Von der Dynamik, mit der sich die Idee – nachdem sie einmal im Netz gepostet war – entwickelte, war er selbst überrascht. „Ich habe einen großen Kollegen- und Bekanntenkreis. Aber es meldeten sich Betriebe aus ganz Deutschland bei mir und sagten zu, an die Ahr zu kommen und zu helfen.“ Darunter auch Dachdecker Niklas Bothe aus Goslar und Dachdecker Christoph Redecker-Schramke, der sogar aus Berlin mit seinen Leuten anreist. Die beiden sind es auch, die gemeinsam mit Bernd Krinninger einen Großteil der Organisation und Koordination der einzelnen Arbeitseinsätze übernehmen.

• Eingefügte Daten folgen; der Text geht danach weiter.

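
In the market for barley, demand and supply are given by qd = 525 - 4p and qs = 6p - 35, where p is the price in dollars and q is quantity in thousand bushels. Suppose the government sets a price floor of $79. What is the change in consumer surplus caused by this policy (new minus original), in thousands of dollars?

-5865

Equilibrium: 525 - 4p = 6p - 35, so 560 = 10p and p* = 56, q* = 301.
Since 79 > 56, the floor is binding.
At p = 79: qd = 525 - 4·79 = 209 and qs = 6·79 - 35 = 439.
Consumer surplus without the control is ½ · (131.25 - 56) · 301 = 11325.125.
With the floor, consumers buy 209 units at 79, so CS = ½ · (131.25 - 79) · 209 = 5460.125.
Change in consumer surplus = 5460.125 - 11325.125 = -5865.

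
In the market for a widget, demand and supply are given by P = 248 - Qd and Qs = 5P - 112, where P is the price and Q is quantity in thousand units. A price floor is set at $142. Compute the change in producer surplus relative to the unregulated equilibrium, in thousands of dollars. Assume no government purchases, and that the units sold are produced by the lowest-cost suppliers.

8019.6

Rearranging demand gives Qd = 248 - P. Equilibrium: 248 - P = 5P - 112, so 360 = 6P and P* = 60, Q* = 188.
The floor of 142 is above the equilibrium price 60, so it binds.
At P = 142: Qd = 248 - 142 = 106 and Qs = 5·142 - 112 = 598.
Producer surplus without the control is ½ · (60 - 22.4) · 188 = 3534.4.
With the floor, 106 units are sold at 142. The supply price at Q = 106 is 43.6, so PS = ½ · [(142 - 22.4) + (142 - 43.6)] · 106 = 11554.
Change in producer surplus = 11554 - 3534.4 = 8019.6.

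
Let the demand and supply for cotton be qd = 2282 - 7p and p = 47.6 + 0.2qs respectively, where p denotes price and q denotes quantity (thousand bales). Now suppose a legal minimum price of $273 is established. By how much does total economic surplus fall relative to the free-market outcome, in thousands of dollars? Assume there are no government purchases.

Rearranging supply gives qs = 5p - 238. Equilibrium: 2282 - 7p = 5p - 238, so 2520 = 12p and p* = 210, q* = 812.
Since 273 > 210, the floor is binding.
At p = 273: qd = 2282 - 7·273 = 371 and qs = 5·273 - 238 = 1127.
Quantity traded falls to 371. At q = 371 the demand price is (2282 - 371)/7 = 273 and the supply price is (238 + 371)/5 = 121.8.
Deadweight loss = ½ · (273 - 121.8) · (812 - 371) = ½ · 151.2 · 441 = 33339.6.

33339.6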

Viele Hundert Meter lang reiht sich die Schlange der Dachdeckerfahrzeuge und Lastwagen am Mittwochmorgen pünktlich um 8 Uhr entlang der Straße im Höhenort Kalenborn. „Der Parkplatz, der als Treffpunkt gedacht war, ist leider völlig verschlammt. Deshalb muss es so gehen“, sagt Krinninger. Erst noch eine Begrüßung und noch ein paar Hinweise, wie etwa, auf die eigene Sicherheit zu achten, und dann geht es von dort aus über provisorisch hergerichtete Feldwege mit Material und Manpower in die einzelnen Orte, die im Tal liegen, wie zum Beispiel Dernau, Rech oder Mayschoß.

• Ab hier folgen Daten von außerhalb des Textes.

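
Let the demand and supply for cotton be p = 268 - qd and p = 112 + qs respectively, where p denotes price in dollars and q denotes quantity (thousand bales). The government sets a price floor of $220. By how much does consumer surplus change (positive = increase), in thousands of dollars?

-1890

Rearranging demand gives qd = 268 - p; rearranging supply gives qs = p - 112. Setting quantity demanded equal to quantity supplied, 268 - p = p - 112, gives p* = 190 and q* = 78.
The floor of 220 is above the equilibrium price 190, so it binds.
At p = 220: qd = 268 - 220 = 48 and qs = 220 - 112 = 108.
Consumer surplus without the control is ½ · (268 - 190) · 78 = 3042.
With the floor, consumers buy 48 units at 220, so CS = ½ · (268 - 220) · 48 = 1152.
Change in consumer surplus = 1152 - 3042 = -1890.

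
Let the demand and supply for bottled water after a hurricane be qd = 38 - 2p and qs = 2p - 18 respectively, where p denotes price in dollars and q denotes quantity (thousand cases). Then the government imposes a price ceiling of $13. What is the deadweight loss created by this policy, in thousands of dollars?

2

Equilibrium: 38 - 2p = 2p - 18, so 56 = 4p and p* = 14, q* = 10.
The ceiling of 13 is below the equilibrium price 14, so it binds.
At p = 13: qd = 38 - 2·13 = 12 and qs = 2·13 - 18 = 8.
Quantity traded falls to 8. At q = 8 the demand price is (38 - 8)/2 = 15 and the supply price is (18 + 8)/2 = 13.
Deadweight loss = ½ · (15 - 13) · (10 - 8) = ½ · 2 · 2 = 2.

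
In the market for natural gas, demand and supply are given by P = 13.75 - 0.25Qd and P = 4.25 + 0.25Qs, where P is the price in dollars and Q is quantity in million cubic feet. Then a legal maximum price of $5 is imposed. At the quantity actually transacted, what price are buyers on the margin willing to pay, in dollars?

Rearranging demand gives Qd = 55 - 4P; rearranging supply gives Qs = 4P - 17. Without the control the market clears where 55 - 4P = 4P - 17, i.e. P* = 9 and Q* = 19.
The ceiling of 5 is below the equilibrium price 9, so it binds.
At P = 5: Qd = 55 - 4·5 = 35 and Qs = 4·5 - 17 = 3.
Only 3 units reach the market. On the demand curve, the marginal buyer's willingness to pay at Q = 3 is (55 - 3)/4 = 13.

13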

Bothe sorgt für die Verteilung des benötigten Materials und fährt Schieferziegel, Dachlatten, Dachpappe und Regenrohre an Ort und Stelle. Vieles darunter Spenden, denn der Landesinnungsverband, Kreishandwerkerschaften und vor allem die Industrie unterstützen die Aktion. „Mit Materialspenden für rund 300.000 Euro“, freut sich Krinninger. Ebenfalls im Orga-Team am Treffpunkt: Gregor Orth, Obermeister der Innung Mayen-Ahrweiler, der seinen Betrieb in Grafschaft hat, selbst von der Flut betroffen war, sich aber vor allem bestens auskennt im Ahrtal.
„Wir schicken die Firmen zu den am stärksten beschädigten Häusern“, sagt er und zeigt einen eigens angefertigten Lageplan vom Tal. Die Kollegen Dachdecker und Zimmerleute suchen sich ihre Baustellen aber auch einfach selbst und gehen auf Anfragen von Bewohnern ein, denn dass die Armada der Dachdecker kommt, hatte sich an der Ahr längst herumgesprochen – und natürlich werden sie herzlich begrüßt.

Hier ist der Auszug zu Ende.